The judge found that the Ampleforth Trustees had in fact paid for access to $10 million in occupational compensation (PI) and it was therefore inappropriate to deny access to this insurance: the main verdict was rendered by Barrett AJA, with whom Meagher J. agreed. His tribute noted that the agreement between Weir and Phil Gold was not “reasonable regulation.” After his tribute, an assured duty of the dam was not crystallized, established and determined by the contract. The arbitration award alone would have crystallized Weir`s liability for compensating Phil Gold, and in this case the court found that Weir had no liability. In its recent decision, the NSW Court of Appeal (NSWCA) upheld Hammerschlag J`s decision in Weir Services Australia Pty Ltd against AXA Corporate Solutions Assurance , providing guidance on a number of important interpretation issues relating to liability assurance. Was the Cap and Collar agreement a legal responsibility covered by the directive? Only if your client really understands can you then move on to discussions about allocating risk with the other party, with the confidence that you will get insurance requirements that reflect the actual coverage managed by that party.
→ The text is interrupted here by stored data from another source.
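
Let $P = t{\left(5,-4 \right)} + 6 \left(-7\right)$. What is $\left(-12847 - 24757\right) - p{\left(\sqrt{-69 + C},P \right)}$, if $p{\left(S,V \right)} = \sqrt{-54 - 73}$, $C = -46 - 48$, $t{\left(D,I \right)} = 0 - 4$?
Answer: $-37604 - i \sqrt{127} \approx -37604.0 - 11.269 i$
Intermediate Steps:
$t{\left(D,I \right)} = -4$
$C = -94$ ($C = -46 - 48 = -94$)
$P = -46$ ($P = -4 + 6 \left(-7\right) = -4 - 42 = -46$)
$p{\left(S,V \right)} = i \sqrt{127}$ ($p{\left(S,V \right)} = \sqrt{-127} = i \sqrt{127}$)
$\left(-12847 - 24757\right) - p{\left(\sqrt{-69 + C},P \right)} = \left(-12847 - 24757\right) - i \sqrt{127} = -37604 - i \sqrt{127}$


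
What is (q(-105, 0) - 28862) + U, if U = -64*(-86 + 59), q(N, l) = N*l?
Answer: -27134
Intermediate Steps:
U = 1728 (U = -64*(-27) = 1728)
(q(-105, 0) - 28862) + U = (-105*0 - 28862) + 1728 = (0 - 28862) + 1728 = -28862 + 1728 = -27134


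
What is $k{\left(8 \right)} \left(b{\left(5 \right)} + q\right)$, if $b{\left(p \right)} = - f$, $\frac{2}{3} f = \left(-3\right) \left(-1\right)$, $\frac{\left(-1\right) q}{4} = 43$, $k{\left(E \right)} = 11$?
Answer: $- \frac{3883}{2} \approx -1941.5$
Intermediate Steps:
$q = -172$ ($q = \left(-4\right) 43 = -172$)
$f = \frac{9}{2}$ ($f = \frac{3 \left(\left(-3\right) \left(-1\right)\right)}{2} = \frac{3}{2} \cdot 3 = \frac{9}{2} \approx 4.5$)
$b{\left(p \right)} = - \frac{9}{2}$ ($b{\left(p \right)} = \left(-1\right) \frac{9}{2} = - \frac{9}{2}$)
$k{\left(8 \right)} \left(b{\left(5 \right)} + q\right) = 11 \left(- \frac{9}{2} - 172\right) = 11 \left(- \frac{353}{2}\right) = - \frac{3883}{2}$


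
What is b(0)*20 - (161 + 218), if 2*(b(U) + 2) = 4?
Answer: -379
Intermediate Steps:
b(U) = 0 (b(U) = -2 + (1/2)*4 = -2 + 2 = 0)
b(0)*20 - (161 + 218) = 0*20 - (161 + 218) = 0 - 1*379 = 0 - 379 = -379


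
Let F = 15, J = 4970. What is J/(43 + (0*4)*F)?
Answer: 4970/43 ≈ 115.58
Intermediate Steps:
J/(43 + (0*4)*F) = 4970/(43 + (0*4)*15) = 4970/(43 + 0*15) = 4970/(43 + 0) = 4970/43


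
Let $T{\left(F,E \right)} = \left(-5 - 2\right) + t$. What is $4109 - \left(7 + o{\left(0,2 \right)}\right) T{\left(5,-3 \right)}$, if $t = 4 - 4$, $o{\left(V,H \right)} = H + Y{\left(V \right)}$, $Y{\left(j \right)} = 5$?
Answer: $4207$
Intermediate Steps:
$o{\left(V,H \right)} = 5 + H$ ($o{\left(V,H \right)} = H + 5 = 5 + H$)
$t = 0$ ($t = 4 - 4 = 0$)
$T{\left(F,E \right)} = -7$ ($T{\left(F,E \right)} = \left(-5 - 2\right) + 0 = -7 + 0 = -7$)
$4109 - \left(7 + o{\left(0,2 \right)}\right) T{\left(5,-3 \right)} = 4109 - \left(7 + \left(5 + 2\right)\right) \left(-7\right) = 4109 - \left(7 + 7\right) \left(-7\right) = 4109 - 14 \left(-7\right) = 4109 - -98 = 4109 + 98 = 4207$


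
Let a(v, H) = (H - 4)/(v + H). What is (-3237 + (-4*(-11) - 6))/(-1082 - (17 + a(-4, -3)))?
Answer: 3199/1100 ≈ 2.9082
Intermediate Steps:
a(v, H) = (-4 + H)/(H + v)
(-3237 + (-4*(-11) - 6))/(-1082 - (17 + a(-4, -3))) = (-3237 + (-4*(-11) - 6))/(-1082 - (17 + (-4 - 3)/(-3 - 4))) = (-3237 + (44 - 6))/(-1082 - (17 - 7/(-7))) = (-3237 + 38)/(-1082 - (17 - 1/7*(-7))) = -3199/(-1082 - (17 + 1)) = -3199/(-1082 - 1*18) = -3199/(-1082 - 18) = -3199/(-1100) = -3199*(-1/1100) = 3199/1100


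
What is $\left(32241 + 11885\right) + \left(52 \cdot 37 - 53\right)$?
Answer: $45997$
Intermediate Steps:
$\left(32241 + 11885\right) + \left(52 \cdot 37 - 53\right) = 44126 + \left(1924 - 53\right) = 44126 + 1871 = 45997$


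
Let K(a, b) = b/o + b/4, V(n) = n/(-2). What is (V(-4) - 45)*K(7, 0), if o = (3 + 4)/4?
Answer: 0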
A recent case in the NSW Court of Appeal provides a reminder of the use of cap-and-pass agreements and how they may affect coverage under the Broadform liability policy and the interpretation of exclusions for professional services. In Weir Services Australia Pty Ltd v. AXA Corporate Solutions Assurance  NSWCA 100 (Weir), the NSW Court of Appeal dismissed Weir`s complaint of the decision that an insurer (AXA) does not bear the arbitration or liability costs resulting from a cape and neck agreement. In December 2013, Phil Gold launched arbitration proceedings against Weir and claimed substantial damages for compensation and interruption of service. Before the final arbitration premium was set, Phil Gold and Weir entered into a Cap and Collar agreement that provided that the financial cap would be worth their weight in gold, as it offered you a certain limit of liability agreed upon in advance.
This is important if you rely on your insurance policy to cover your debts. However, it is unlikely that an employer will suffer significant harm in violation of the IPI clause. IPI obligations in a contract may at most require a party to notify the employer if it has not maintained the agreed level of insurance.